Primo raid dell’era Biden: colpite milizie in Siria

L’era di Joe Biden alla Casa Bianca inizia a livello internazionale con il primo raid in Siria. Come confermato dal Pentagono, il presidente degli Stati Uniti ha ordinato un bombardamento contro siti che secondo l’intelligence Usa sono utilizzati da miliziani filo-iraniani nella parte orientale del Paese. “Questi raid sono stati autorizzati in risposta ai recenti attacchi contro personale americano e della coalizione in Iraq e alle minacce continue a questo personale”, ha detto il portavoce della Difesa, John Kirby, il quale ha specificato che l’attacco è avvenuto espressamente “su ordine del presidente”, colpendo siti “usati da vari gruppi militanti sostenuti dall’Iran, compresi Kaitaib Hezbollah e Kaitaib Sayyid al-Shuhada”. Per Kirby, il raid “invia un messaggio inequivocabile: il presidente Biden agirà per proteggere il personale della coalizione americana. Allo stesso tempo abbiamo agito in modo deliberato puntando a calmare la situazione sia nella Siria orientale e sia in Iraq”.

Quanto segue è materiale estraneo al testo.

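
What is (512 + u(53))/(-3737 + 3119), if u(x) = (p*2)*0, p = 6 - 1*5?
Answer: -256/309 ≈ -0.82848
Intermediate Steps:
p = 1 (p = 6 - 5 = 1)
u(x) = 0 (u(x) = (1*2)*0 = 2*0 = 0)
(512 + u(53))/(-3737 + 3119) = (512 + 0)/(-3737 + 3119) = 512/(-618) = 512*(-1/618) = -256/309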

La mossa di Biden arriva in un momento molto delicato degli equilibri del Medio Oriente. Il 15 febbraio è iniziata un’escalation contro le forze Usa in Iraq che ha portato a diversi attacchi nei confronti delle truppe americane. Il mirino è puntato contro le forze filo-iraniana e presenti in Iraq, da sempre un vero tallone d’Achille della strategia Usa in Medio Oriente. Il Paese che era stato invaso dagli americani nel 2003 è diventato infatti in questi anni uno dei maggiori partner dell’avversario strategico di Washington, Teheran. E non va dimenticato che è stato proprio in Iraq che il predecessore di Biden. Donald Trump, ha ordinato il raid per uccidere il generale iraniano Qasem Soleimani. Una mossa che Baghdad aveva ovviamente condannato, posto che il territorio sotto l’autorità irachena è diventato un terreno di scontro tra due potenze esterne.

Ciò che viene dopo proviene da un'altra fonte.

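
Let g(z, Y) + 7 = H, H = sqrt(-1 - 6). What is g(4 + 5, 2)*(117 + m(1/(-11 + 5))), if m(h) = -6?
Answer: -777 + 111*I*sqrt(7) ≈ -777.0 + 293.68*I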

Questa volta a essere colpita è stata la Siria. E già questo è indice di una strategia precisa della Casa Bianca. Colpire la Siria, in questo momento, equivale per il Pentagono a colpire un territorio con un’autorità che non riconoscono e che hanno provato a rovesciare. Situazione ben diversa rispetto all’Iraq, dove gli Stati Uniti vogliono invece evitare che il Paese si rivolti contro le forze lì presenti e dove c’è un governo che l’America riconosce come interlocutore. Il fatto che il raid sia arrivato in Siria ma in risposta agli attacchi in Iraq, segnala che non si vogliono creare problemi al governo iracheno,.

L’attacco conferma anche un ulteriore problema per l’amministrazione americana. La presenza delle milizie filo-iraniane in Siria e in Iraq è un nodo che è stato tutt’altro che sciolto. Da tempo i generali Usa avevano chiesto alla Casa Bianca sotto Trump di evitare il ritiro delle truppe dalla Siria proprio per escludere la possibilità che le forze legate a Teheran riprendessero piede nella regione. Trump, recalcitrante, ha comunque accettato le richieste del Pentagono (e di Israele) evitando un ritiro rapido delle forze americane. Per la Difesa Usa c’era anche il rischio di un rafforzamento della presenza russa (Mosca ha condannato l’attacco parlando “un’azione illegittima che va condannata categoricamente”). Quel ritiro non si è mai tramutato in realtà, tramutandosi in un fantasma che per molti mesi si è aggirato per i corridoi di Pentagono e Casa Bianca e negando alla radice una delle promesse del presidente repubblicano: la fine delle “endless wars”.

Il raid americano di questa notte non indica in ogni caso un ritorno in forza dell’America in Siria. Il bombardamento è stato molto circoscritto e in un’area che è da tempo nel mirino delle forze Usa in Medio Oriente. Ma non va dimenticato anche il fattore “negoziale”. Gli Stati Uniti stanno trattando con l’Iran per rientrare nell’accordo sul programma nucleare: ma per farlo devono mostrare i muscoli. Come riporta il Corriere della Sera, Barack Obama era solito dire che “si negozia con il fucile dietro la porta”. Trump lo ha fatto uscendo dall’accordo, uccidendo Soleimani e inviando bombardieri strategici e navi nel Golfo Persico. Biden ha cambiato le carte in tavola: ha optato per un freno agli accordi con le monarchie arabe per far capire di non essere allineato alla politica di Trump, congelando gli F-35 agli Emirati e le armi ai sauditi in Yemen. Ma nello stesso tempo ha voluto lanciare un segnale direttamente all’Iran colpendo le milizie al confine tra Iraq e Siria. Tattiche diverse, strategia diversa, ma con un obiettivo comune: l’Iran.